Gus’s World Famous Fried Chicken
11 a.m.-9 p.m. Sundays-Thursdays, 11 a.m.-11 p.m. Fridays and Saturdays. 231 W. Peachtree St. N.E., Atlanta. 404-996-2837, gusfriedchicken.com.
Some of the best fried chicken in Atlanta right now is actually from Memphis.
If you’re like me, that may hurt your civic pride. Atlanta is a good town for fried chicken. We’ve got buckets of it, stretching from Busy Bee in the West End to Watershed in Buckhead. What do we need with some Memphis chain coming in showing us how to make fried chicken?
Well, eat at Gus’s World Famous Fried Chicken in the basement of Peachtree Center and find out. I’m serious. This isn’t just a good suggestion. The fried chicken here is a necessity. A notch in your culinary life will go unfilled if you do not taste it.
OK, let me slow down for a minute. You’ve had fried chicken before. You know what you like about it: the crunchy exterior, the salty flavor, the juicy meat, the greasy fun of tearing it right off the bone. Any decent fried chicken can do all of those things. Even some gas stations get it right.
Gus’s has perfected the basics and then dialed the flavor up to 10. I don’t mean this stuff is spicy like transcendently hot stuff served in Nashville, nor does it bring in some unfamiliar element from a chef’s Proustian flavor memory. No, this chicken is spicy (but not too spicy) with cayenne, it has the smoky depth of paprika, it has the brace and pop of salt and pepper, and if you close your eyes and really pay attention, you might catch a tang of buttermilk. Maybe.
In other words, Gus’s is both deeply elementary and wonderfully perfect fried chicken.
I sat moaning and groaning over this chicken at Gus’s bar while drinking Miller Lite, which the restaurant sells in 12- and 40-ounce bottles. I’d just inhaled the crunchy, fatty chicken thigh and then bit into a breast that was so juicy it burst onto my plate. I looked over to my bartender and moaned, “Why is it so good?”
She just laughed and pointed me in the direction of a sharply dressed woman in a camel-colored suit. I later learned that this was Cecelia Payne Wright. She, along with a group of investors, owns the Georgia franchise of Gus's Fried Chicken. Wright also serves as general manager of the Atlanta location. There's a long back story to Gus's recipe that stretches several decades; you can read all about it on Gus's website if you like, but it doesn't include the latest chapter.

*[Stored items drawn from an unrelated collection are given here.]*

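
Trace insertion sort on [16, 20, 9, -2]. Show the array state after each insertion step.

First element 16 is already 'sorted'
Insert 20: shifted 0 elements -> [16, 20, 9, -2]
Insert 9: shifted 2 elements -> [9, 16, 20, -2]
Insert -2: shifted 3 elements -> [-2, 9, 16, 20]


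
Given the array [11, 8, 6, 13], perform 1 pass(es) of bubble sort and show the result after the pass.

After pass 1: [8, 6, 11, 13] (2 swaps)
Total swaps: 2


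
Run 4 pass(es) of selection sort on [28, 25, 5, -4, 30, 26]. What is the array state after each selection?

Pass 1: Select minimum -4 at index 3, swap -> [-4, 25, 5, 28, 30, 26]
Pass 2: Select minimum 5 at index 2, swap -> [-4, 5, 25, 28, 30, 26]
Pass 3: Select minimum 25 at index 2, swap -> [-4, 5, 25, 28, 30, 26]
Pass 4: Select minimum 26 at index 5, swap -> [-4, 5, 25, 26, 30, 28]


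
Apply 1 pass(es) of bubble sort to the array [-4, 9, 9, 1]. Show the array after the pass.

After pass 1: [-4, 9, 1, 9] (1 swaps)
Total swaps: 1


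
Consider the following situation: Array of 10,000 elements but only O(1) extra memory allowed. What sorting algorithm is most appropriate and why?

Best choice: Heapsort
Reason: Heapsort rearranges the array in place using O(1) auxiliary space and still guarantees O(n log n) time; quicksort partitions in place but needs Theta(log n) stack space for recursion (O(n) in the worst case), and mergesort requires O(n) auxiliary space


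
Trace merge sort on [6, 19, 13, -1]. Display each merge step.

Divide and conquer:
  Merge [6] + [19] -> [6, 19]
  Merge [13] + [-1] -> [-1, 13]
  Merge [6, 19] + [-1, 13] -> [-1, 6, 13, 19]


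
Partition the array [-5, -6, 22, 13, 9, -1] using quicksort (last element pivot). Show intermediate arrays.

Partition 1: pivot=-1 at index 2 -> [-5, -6, -1, 13, 9, 22]
Partition 2: pivot=-6 at index 0 -> [-6, -5, -1, 13, 9, 22]
Partition 3: pivot=22 at index 5 -> [-6, -5, -1, 13, 9, 22]
Partition 4: pivot=9 at index 3 -> [-6, -5, -1, 9, 13, 22]


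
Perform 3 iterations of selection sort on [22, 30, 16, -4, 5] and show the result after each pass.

Pass 1: Select minimum -4 at index 3, swap -> [-4, 30, 16, 22, 5]
Pass 2: Select minimum 5 at index 4, swap -> [-4, 5, 16, 22, 30]
Pass 3: Select minimum 16 at index 2, swap -> [-4, 5, 16, 22, 30]


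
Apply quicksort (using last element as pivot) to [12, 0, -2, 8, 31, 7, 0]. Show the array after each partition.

Partition 1: pivot=0 at index 2 -> [0, -2, 0, 8, 31, 7, 12]
Partition 2: pivot=-2 at index 0 -> [-2, 0, 0, 8, 31, 7, 12]
Partition 3: pivot=12 at index 5 -> [-2, 0, 0, 8, 7, 12, 31]
Partition 4: pivot=7 at index 3 -> [-2, 0, 0, 7, 8, 12, 31]


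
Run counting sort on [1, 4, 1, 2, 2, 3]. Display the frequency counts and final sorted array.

Count array: [0, 2, 2, 1, 1]
(count[i] = number of elements equal to i)
Cumulative count: [0, 2, 4, 5, 6]
Sorted: [1, 1, 2, 2, 3, 4]


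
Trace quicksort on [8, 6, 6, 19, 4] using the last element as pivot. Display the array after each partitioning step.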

After being a Memphis institution for many years, Gus’s is now aggressively franchising, with eyes on becoming a national chain. I incorrectly assumed Wright and other franchisees must be let in on the secret recipe that makes Gus’s so great, which is no doubt the batter.
“We receive the batter. We don’t know where it is made and we don’t know what is in it. We are obligated to keep it under lock and key,” Wright told me. In fact, she told me that twice, almost word for word, both when I dined in the restaurant and when I called back as a reporter.
The batter also doubles as the marinade, if you’re curious, and the chicken is fried in peanut oil. Maybe the lock and key part is true, but I didn’t demand to be taken into the kitchen to see the batter safe.
The national website for Gus's is keeping track of the franchising progress with a little counter that currently reads: "11 — Number of Locations, 5 — States with a Gus's Fried Chicken Store, 1 — Amazing Recipe."
This is, perhaps, inadvertently honest. The only amazing recipe at Gus’s is the fried chicken. Everything else is just OK.
Don’t bother with the fried appetizers, which are redundant and take up precious stomach space you could fill with chicken. Order some sides, if only to pace your meal and give you more time to enjoy the chicken.
The standard plates, plastic foam by the way, come with two sides, and the restaurant suggests baked beans and coleslaw. The beans are sugary in that Memphis way and the coleslaw is creamy. They both offer a fine contrast to the meat.
I was happier with the pork-laden greens and mac-and-cheese. You can finish off your meal with a slice of sugary chess pie, but, again, that’s just more room in your belly that could’ve been filled with Gus’s Fried Chicken.
The most difficult part about Gus’s is the location, which is incredibly convenient if you ride MARTA or work within walking distance of Peachtree Center, but an absolute pain for anyone else.
Don’t fret, though. Wright promised me that this was only the first location of Gus’s in Georgia and that it won’t be the last.